People have long invoked the blaring of trumpets and horns to signal the coming of something important: not least the notion that exactly seven trumpets will be played with the coming of the end times according to the Bible’s Book of Revelation. There's not much that can live up to the hype of the literal apocalypse. Nevertheless, western Europe has historically used trumpets, horn arrays including cornets, trombones, trumpets and saxophones, and percussion to announce other important matters, such as the arrival of a royal figure. In fact, fanfare was so important that there was a specific trumpet made for the setting: the herald trumpet. Horns permeate through audibly more than other instruments, making them the perfect medium to stop throngs of people and call their attention with immediacy.
While fanfare has historically been the standard bearer of European royalty and important political figures, Mardi Gras carnival celebrations, and military marches, its kitschy, uproarious appeal struck a chord with Japanese producers starting in the 1990s. Today’s genre is one that shows how sounds can travel across the world hundreds of years past their peaks, where they can get picked up with glee in a different cultural context. It’s quite cool, and it’s a mini-revival we’re pretty familiar with. Fanfare musical motifs filtered into the Japanese mainstream and global consciousness via a lot of anime and video game soundtracks. A ton of Mario Kart music, for example, uses fanfare flourishes to add excitement, anticipation, and grandeur to pivotal in-game moments.
Fanfare music, as mentioned before, also has a lot of connection with Carnival music, which then got appropriated into the circus context.
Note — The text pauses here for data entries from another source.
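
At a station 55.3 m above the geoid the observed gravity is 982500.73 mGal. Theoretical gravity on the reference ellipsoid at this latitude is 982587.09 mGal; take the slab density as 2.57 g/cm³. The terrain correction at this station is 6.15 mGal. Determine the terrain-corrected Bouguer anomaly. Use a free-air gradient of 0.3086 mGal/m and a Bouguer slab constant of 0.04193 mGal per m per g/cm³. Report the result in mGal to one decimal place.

-69.1

Free-air correction = 0.3086 × 55.3 = 17.07 mGal
Free-air anomaly = 982500.73 − 982587.09 + (17.07) = -69.29 mGal
Bouguer slab correction = 0.04193 × 2.57 × 55.3 = 5.96 mGal
Simple Bouguer anomaly = -69.29 − (5.96) = -75.25 mGal
Complete Bouguer anomaly = -75.25 + 6.15 = -69.10 mGal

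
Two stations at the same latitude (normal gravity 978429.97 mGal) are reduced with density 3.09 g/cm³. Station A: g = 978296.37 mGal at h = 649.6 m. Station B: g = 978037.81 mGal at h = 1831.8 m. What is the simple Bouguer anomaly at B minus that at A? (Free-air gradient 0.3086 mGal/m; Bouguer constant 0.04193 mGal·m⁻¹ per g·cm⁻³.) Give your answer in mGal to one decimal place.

-46.9

Δg_SB(A) = 978296.37 − 978429.97 + 0.3086×649.6 − 0.04193×3.09×649.6 = -17.30 mGal
Δg_SB(B) = 978037.81 − 978429.97 + 0.3086×1831.8 − 0.04193×3.09×1831.8 = -64.20 mGal
Difference = -64.20 − (-17.30) = -46.90 mGal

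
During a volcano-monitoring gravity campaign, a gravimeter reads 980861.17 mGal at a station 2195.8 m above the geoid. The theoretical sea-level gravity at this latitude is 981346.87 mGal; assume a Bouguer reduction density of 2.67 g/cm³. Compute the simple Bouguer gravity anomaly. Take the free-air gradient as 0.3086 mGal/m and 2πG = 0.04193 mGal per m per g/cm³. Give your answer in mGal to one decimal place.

-53.9

Free-air correction = 0.3086 × 2195.8 = 677.62 mGal
Free-air anomaly = 980861.17 − 981346.87 + (677.62) = 191.92 mGal
Bouguer slab correction = 0.04193 × 2.67 × 2195.8 = 245.83 mGal
Simple Bouguer anomaly = 191.92 − (245.83) = -53.91 mGal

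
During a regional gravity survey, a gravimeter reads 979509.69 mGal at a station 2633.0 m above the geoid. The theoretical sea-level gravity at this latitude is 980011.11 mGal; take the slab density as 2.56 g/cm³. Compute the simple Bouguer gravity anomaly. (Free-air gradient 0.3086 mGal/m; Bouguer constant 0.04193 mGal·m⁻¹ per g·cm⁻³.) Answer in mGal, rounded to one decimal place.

Free-air correction = 0.3086 × 2633.0 = 812.54 mGal
Free-air anomaly = 979509.69 − 980011.11 + (812.54) = 311.12 mGal
Bouguer slab correction = 0.04193 × 2.56 × 2633.0 = 282.63 mGal
Simple Bouguer anomaly = 311.12 − (282.63) = 28.49 mGal

28.5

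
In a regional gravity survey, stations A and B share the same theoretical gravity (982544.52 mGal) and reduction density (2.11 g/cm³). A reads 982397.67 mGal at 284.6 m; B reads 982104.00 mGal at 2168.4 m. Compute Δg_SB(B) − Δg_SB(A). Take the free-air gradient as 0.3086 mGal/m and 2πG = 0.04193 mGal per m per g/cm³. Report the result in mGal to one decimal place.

121.0

Δg_SB(A) = 982397.67 − 982544.52 + 0.3086×284.6 − 0.04193×2.11×284.6 = -84.20 mGal
Δg_SB(B) = 982104.00 − 982544.52 + 0.3086×2168.4 − 0.04193×2.11×2168.4 = 36.80 mGal
Difference = 36.80 − (-84.20) = 121.00 mGal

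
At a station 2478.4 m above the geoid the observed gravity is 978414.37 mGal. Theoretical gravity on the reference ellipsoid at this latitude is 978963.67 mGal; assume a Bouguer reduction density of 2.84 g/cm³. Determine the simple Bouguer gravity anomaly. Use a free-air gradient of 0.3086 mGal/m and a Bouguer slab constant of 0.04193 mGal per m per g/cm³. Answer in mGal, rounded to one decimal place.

-79.6

Free-air correction = 0.3086 × 2478.4 = 764.83 mGal
Free-air anomaly = 978414.37 − 978963.67 + (764.83) = 215.53 mGal
Bouguer slab correction = 0.04193 × 2.84 × 2478.4 = 295.13 mGal
Simple Bouguer anomaly = 215.53 − (295.13) = -79.60 mGal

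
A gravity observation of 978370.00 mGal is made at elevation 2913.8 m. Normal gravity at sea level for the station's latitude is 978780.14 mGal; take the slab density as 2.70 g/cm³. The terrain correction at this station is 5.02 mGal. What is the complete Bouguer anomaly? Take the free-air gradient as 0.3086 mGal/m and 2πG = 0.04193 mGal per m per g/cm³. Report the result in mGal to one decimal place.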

This is reflected in today’s album title, which translates to “Zukkoke Trio Goes to the Circus!” Most of the album reflects this in its raucous, dynamic horn melodies, like the bouncy standout “Stompin’ at the Circus.” In a look at what The Greatest Showman could’ve been if it was actually fun, we get a romantic duet set to fanfare on “月影サーカス (Circus in Moonlight).” At times these songs are so sheerly giddy I’m not sure what context you could even listen to them in. I was trying to work while listening to this album, but these songs are so relentlessly cheerful—and fast—that it began to feel like a self-inflicted psychic attack. There’s out of the blue electroswing moments like the crazy breakbeats of “楽しい魔HOO!!” breaking us out of the traditional circus mold SSP had accustomed us as listeners to. In the end, though, it was a gleeful listen that brought some needed light on a rainy day—although that light is essentially like if the whole sun was thrust a foot before your eyes. So enter the circus tent with caution.